The James Baxter House is a historic residence in the village of Amberley, Ohio, United States, near Cincinnati. Built in the 1800s and expanded in the 1930s, it retains much of its original architecture, and it has been named a historic site.

The Baxter House is a brick structure with some weatherboarding and other wooden elements, set on a stone foundation and covered with a shake roof. A single-story porch shelters the center of the two-story facade, with the main entrance on the left side (as seen from the street) of the porch and two windows in the center and right side. Smaller extensions, two windows wide rather than three, are placed on either end of the center section of the house; all three sections rise to gables. The architecture is a mix of the Federal and Colonial Revival styles, which were the styles of the original building and of a 1930s addition, respectively.

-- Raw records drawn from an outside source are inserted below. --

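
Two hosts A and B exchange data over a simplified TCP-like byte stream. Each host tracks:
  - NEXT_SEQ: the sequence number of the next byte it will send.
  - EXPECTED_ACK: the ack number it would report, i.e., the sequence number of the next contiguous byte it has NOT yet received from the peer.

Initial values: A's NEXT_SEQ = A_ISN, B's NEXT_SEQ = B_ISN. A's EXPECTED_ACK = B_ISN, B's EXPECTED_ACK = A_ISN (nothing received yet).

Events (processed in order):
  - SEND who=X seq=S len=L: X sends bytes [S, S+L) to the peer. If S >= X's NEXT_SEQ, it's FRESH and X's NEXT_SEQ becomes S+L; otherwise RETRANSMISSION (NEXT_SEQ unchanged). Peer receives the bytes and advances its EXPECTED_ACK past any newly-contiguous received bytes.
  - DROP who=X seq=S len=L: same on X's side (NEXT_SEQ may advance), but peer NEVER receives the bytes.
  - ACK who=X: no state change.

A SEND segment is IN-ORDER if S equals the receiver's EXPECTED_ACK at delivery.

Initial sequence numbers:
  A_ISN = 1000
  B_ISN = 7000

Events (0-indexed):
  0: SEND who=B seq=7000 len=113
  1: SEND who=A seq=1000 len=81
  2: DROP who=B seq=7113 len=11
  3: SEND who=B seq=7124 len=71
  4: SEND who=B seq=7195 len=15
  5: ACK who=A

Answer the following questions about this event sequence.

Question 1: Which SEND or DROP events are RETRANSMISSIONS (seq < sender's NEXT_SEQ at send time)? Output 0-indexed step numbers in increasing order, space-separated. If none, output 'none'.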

James Baxter bought the future site of the present house in 1797 as part of a property approximately 0.5 sqmi in total area. Here he erected the core of the present house in 1807; many of the original elements, including the floor plan, the ash floor, the walnut cupboards, and much of the rest of the interior, have survived. Very little was modified until the 1930s, when the original building was expanded with a new section. The period owners derived much of the new addition's design from that of a Tidewater Virginia house, the colonial-era Carter's Grove. The resulting building is approximately 7000 sqft in area and surrounded by a large lawn with early landscaping and a caretaker's house.

In 1994, the Baxter House was listed on the National Register of Historic Places, qualifying because of its historically significant architecture. It is one of three Register-listed locations in Amberley, along with the Frank Lloyd Wright-designed Gerald B. and Beverley Tonkens House and the ancient Benham Mound built by the prehistoric Hopewell Indian people.